American imperial posturing
Shelley Walia

Theatre of War
by Lewis Lapham. The New Press, London. Pages 202. $22.00

OPINIONS that do not favour the state do not get aired and the voices of dissent make no appearance in the mainstream media. But Lewis Lapham, the editor of Harper's Magazine and the author of Theatre of War, is an exception like Noam Chomsky, Edward Said, and a handful of other radical thinkers who have had the courage to question the drive and feasibility, as well as the colonial posturing, of the US Administration's boundless campaign against the world's 'evildoers'.

He points out at the outset: "Six month's ago we were looking at a man so obviously in the service of the plutocracy that he could have been mistaken for a lawn jockey in the parking lot of a Huston golf club." And now after the victory and his slogan of a new "military humanism" he has suddenly turned into a statesman compared by his admirers to Abraham Lincoln. But the man on the street also knows it is all a game of self-preservation with pretensions of acting virtuously. Lapham humorously sees Bush "threatening a White House television camera with a promise to punish all the world's evildoers" not as a military commander but as a salesman for "an off-road vehicle or a lite beer."

 


A post-war Iraq conceived in the freedom from tyranny and fear is Bush's and his sidekick Blair's dream and promise. Only time will tell if Iraq does evolve into a democratic society free of Saddam and the imperialist west. As regards the attacks on the Twin Towers, there should be no doubt of their inevitability. They "were to be expected and should have come as no surprise," argues Lapham. And behind it there is only one cause: the vainglorious dream of power that wholly and solely underpins the American foreign policy, a dream that is synonymous with the Arab jihadis. Writing against the grain, Lapham asks a vital question: For what reason do we possess the largest store of weapons known to the history of mankind if not to kill as many people as we declare to be our enemies? Why then should our enemies not kill us?

The war on terrorism is an imaginary war, with no tangible targets; the enemy is unknown. However, the war is perfectly consistent with the practice of previous US administrations. A major part of the last century has been the history of "holy crusades," a never-ending war that began with President Roosevelt's take over of the Panama Canal Zone in November 1903 and then in April 1914 President Wilson sending his army into Mexico to dethrone a ruler that was a thorn in his foreign policy. No legality of such actions was taken into consideration and the only justification of such bloody invasions was the larger good of humanity and the future of our civilisation. Bush too is a past master at using such rationalism in support of the war.

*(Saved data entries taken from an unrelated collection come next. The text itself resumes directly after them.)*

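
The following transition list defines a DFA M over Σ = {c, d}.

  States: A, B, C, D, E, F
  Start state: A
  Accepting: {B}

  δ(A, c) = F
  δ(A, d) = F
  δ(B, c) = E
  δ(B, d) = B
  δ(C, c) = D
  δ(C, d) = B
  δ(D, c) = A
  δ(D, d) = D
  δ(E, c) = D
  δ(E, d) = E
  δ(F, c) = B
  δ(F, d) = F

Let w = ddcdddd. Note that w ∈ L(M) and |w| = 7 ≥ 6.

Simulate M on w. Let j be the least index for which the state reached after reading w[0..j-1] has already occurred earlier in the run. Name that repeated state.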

The so-called "messianic agenda" of his administration is on the anvil for implementation in Libya, North Korea, Lebanon, Syria, Yemen, and the Philippine archipelago. It was Germany, Italy and Japan that were the evil antagonists during the Second World War, followed by the Cold War, which became as integral to the American system as 'General Motors and Iowa corn'. American goodness of heart and innocence remained an everlasting refrain with the political leaders who made it their sacred cause to fight evil, ignoring all the time their own hand in appalling genocides around the world. This holier-than-though attitude rings false till today as much as it has over its long imperialist history which can be "understood as a rake's progress`85exhibiting itself in the character of a profligate heir to what was once an immense fortune" or, shall we call it, an "inherited estate."

Western civilisation thus in the post-war era became synonymous with US civilisation, especially when most of Europe lay in disarray: Germany in ruins, France in a state of disintegration, "both as a nation and the embodiment of an idea," and Britain so fed up of its imperial pretensions that it voted Churchill out of power a few weeks after the war. Its politics of commercial enterprise did not leave out military expeditions in the Caribbean or Latin American countries. And still people around the world regarded the American as an amiable and good-natured individual incapable of harming the interests of the people of other nations.

Her military triumphalism has come to be regarded by its people as an act of providence. Her politics a light-hearted entertainment and all the world a theatre in "which to tell the story of America's enlightened munificence, to stage a revival of liberty in Southeast Asia, improve the character of Guatemala. Do something significant for Turkey, effect a change of attitude in the Balkans."

This flippancy was clear from Kennedy's entourage of actresses, authors, movie directors and Bush's frequent sojourns at Camp David fooling around with his poodles, waving at the crowd as if he was a Hollywood celebrity. Why not undertake a war in Iraq and nonchalantly take a jaunty walk with his pets in the lawns of the White House with a snigger on his face? How many die on the stage does not effect his style or composure.

If the museum in Iraq is ransacked, an irreparable harm to one of the oldest art collections in human history, the Marines look on. But when it comes to the Ministry of Oil, not a record is allowed to be touched; so much so, this is the only building that escapes unscathed in Baghdad, giving a clear message as to the sole purpose of the war. The reason for being in Vietnam was a lie. So too is the reason for being in Iraq. Teaching the world a lesson in democracy is eyewash.